The church I grew up in, the church where my grandparents and parents were married, the church where I was married and my children were baptized, is a very old church. Founded in 1770, with construction completed in 1776, the church is visible somewhere in the background of every historic photograph of my hometown. Its steeple served as a lookout point during the Civil War. To me, a girl whose presence in the congregation began nearly two hundred years into the church’s history, it seems as if it has always been there. Certainly it has always been in my life.
That church was a second home to me. It is astonishingly beautiful, full of stained-glass windows by Tiffany and boasting a Moller pipe organ. The pews have velvet-covered cushions and the Communion cups are tiny pewter goblets. There are mosaics and a vaulted arch and candelabra that hold smooth white candles. It is stunning, awe-inspiring, and humbling. It was in this church that I experienced, as a young child, my first numinous emotions, although I didn’t understand what they were, didn’t have words to describe them and didn’t know there was a name for such deep feelings until I took an anthropology course as a college freshman.
I loved my church life. There was a poetry and a mysticism to the words of the Scriptures, to the liturgy and to the order of worship we followed. I loved returning to our pew from the Communion rail with my parents, after they received the sacrament and I received a blessing. My mother would turn to kiss me and I would smell the red wine on her lips and feel very much at peace. By the time I was six or seven I had the service memorized. Most merciful God, we confess that we are in bondage to sin and cannot free ourselves . . .

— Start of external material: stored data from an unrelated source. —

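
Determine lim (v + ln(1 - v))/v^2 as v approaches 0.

Direct substitution gives 0/0.
Apply L'Hôpital: lim (1 - 1/(1 - v))/(2*v), still 0/0.
After 2 applications of L'Hôpital's rule the quotient is (-1/(1 - v)^2)/(2); substituting v = 0 gives -1/2.

-1/2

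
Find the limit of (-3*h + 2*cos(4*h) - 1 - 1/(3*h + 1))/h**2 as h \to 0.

Substitution gives 0/0 (the numerator vanishes to order 2).
Expand each term to order h^2: the coefficient of h^2 in −1/(1 + 3h) is -9 and in 2·cos(4h) is -16.
Lower-order terms cancel with the polynomial part, so the numerator is (-25)·h^2 + o(h^2), and the limit is (-25)/(1) = -25.

-25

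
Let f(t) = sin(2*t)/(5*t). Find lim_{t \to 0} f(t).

2/5

Substitution gives 0/0.
Write it as (2/5)·sin(2t)/(2t); since sin(u)/u → 1, the limit is 2/5.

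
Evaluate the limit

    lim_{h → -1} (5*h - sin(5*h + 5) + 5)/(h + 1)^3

125/6

Direct substitution gives 0/0.
Apply L'Hôpital: lim (5 - 5*cos(5*h + 5))/(3*(h + 1)^2), still 0/0.
Apply L'Hôpital: lim (25*sin(5*h + 5))/(6*h + 6), still 0/0.
After 3 applications of L'Hôpital's rule the quotient is (125*cos(5*h + 5))/(6); substituting h = -1 gives 125/6.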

How comforting it was to know that I had no power to save myself, that my salvation is out of my hands and already promised by the unimaginable sacrifice of Jesus. How calming and steadying to be surrounded by a community of believers, to grow up with teachers and choir directors and youth ministers and fellow congregants who loved me and cared about what happened to me.

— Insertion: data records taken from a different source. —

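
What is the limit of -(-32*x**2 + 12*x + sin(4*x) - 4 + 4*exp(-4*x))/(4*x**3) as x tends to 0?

Substitution gives 0/0; apply L'Hôpital's rule 3 times.
After differentiating numerator and denominator 3 times the quotient is (-64*cos(4*x) - 256*e^(-4*x))/(-24); at x = 0 this is 40/3.

40/3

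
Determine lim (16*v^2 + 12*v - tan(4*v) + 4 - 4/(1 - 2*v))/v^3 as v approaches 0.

Substitution gives 0/0 (the numerator vanishes to order 3).
Expand each term to order v^3: the coefficient of v^3 in -4·1/(1 - 2v) is -32 and in −tan(4v) is -64/3.
Lower-order terms cancel with the polynomial part, so the numerator is (-160/3)·v^3 + o(v^3), and the limit is (-160/3)/(1) = -160/3.

-160/3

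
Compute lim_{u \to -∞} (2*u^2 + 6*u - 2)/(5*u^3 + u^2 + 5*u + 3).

0

The denominator has degree 3 and the numerator degree 2. Dividing numerator and denominator by u^3 sends every term to 0 except the leading denominator term, so the limit is 0.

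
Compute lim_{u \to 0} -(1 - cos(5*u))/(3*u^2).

Substitution gives 0/0.
Use (1 − cos θ)/θ² → 1/2 with θ = 5u: the limit is 5²/(2·(-3)) = -25/6.

-25/6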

For many years I have lived approximately ninety miles, one way, from the church of my youth. I attend services there whenever I can but it is not often. Every time I do, it is like coming home. There is a certain smell to the building that defies description. It is not a bad smell, nor is it a floral smell. It is not the smell of cleaning products or mustiness or old books or even of candles and melted wax. It is just what it is and I would recognize that smell, in the dark, one hundred years from now. The interior of the sanctuary has not changed at all. It could be 1975 or 1983 or 2006 every time I step inside. It feels familiar, comfortable, eternal.
Today I read the obituary of a ninety-four year old woman I have known all my life, a woman who, like me and my family, has always called that church her home. It was startling to read of her passing, to realize that the next time I attend a service there, she won’t be there. Something I have always been able to rely upon when I return to this church is the familiar faces I will see. People I have known all my life, grown-ups who taught me in Sunday school or who brought the most delicious Texas sheet cakes to church picnics in Doub’s Woods, kids I grew up with, sang in the youth choir with, served as an acolyte with. It’s true that I can’t look across the crowded expanse of Mary-Martha Hall during coffee hour after church and see my grandparents sitting together, or find an aunt or an uncle standing on the Oriental carpet drinking lemon punch from a styrofoam cup. They are all gone now. And that’s why the passing of a woman I knew so well jars me. There may well come a time when I walk into that church and no longer recognize anyone from my youth. They can renovate the bathroom, rearrange the furniture in the public spaces, change the refreshments they serve, even indulge the younger crowd with “contemporary” services and praise band theatrics, but as long as I can walk in those doors and see some of the same faces I have known since I was a baby, it will still be home. I wonder what it will feel like when I am the stranger.
This worry isn’t all-consuming. And it’s not even a worry. Not really. God has given me a home and a family, both within the church, and external to the church. I carry my memories and my love for Him inside of me. Those things cannot be destroyed or taken away, and even the passage of time will not erode them. People will come and people will go. Even the church may be gone eventually. I have been perhaps too fond of the things of this world, forgetting that the physical is far less important than the spiritual. I have the promise of my eternal home, where I will rest in Him. For we know that if the earthly tent we live in is destroyed, we have a building from God, a house not made with hands, eternal in the heavens.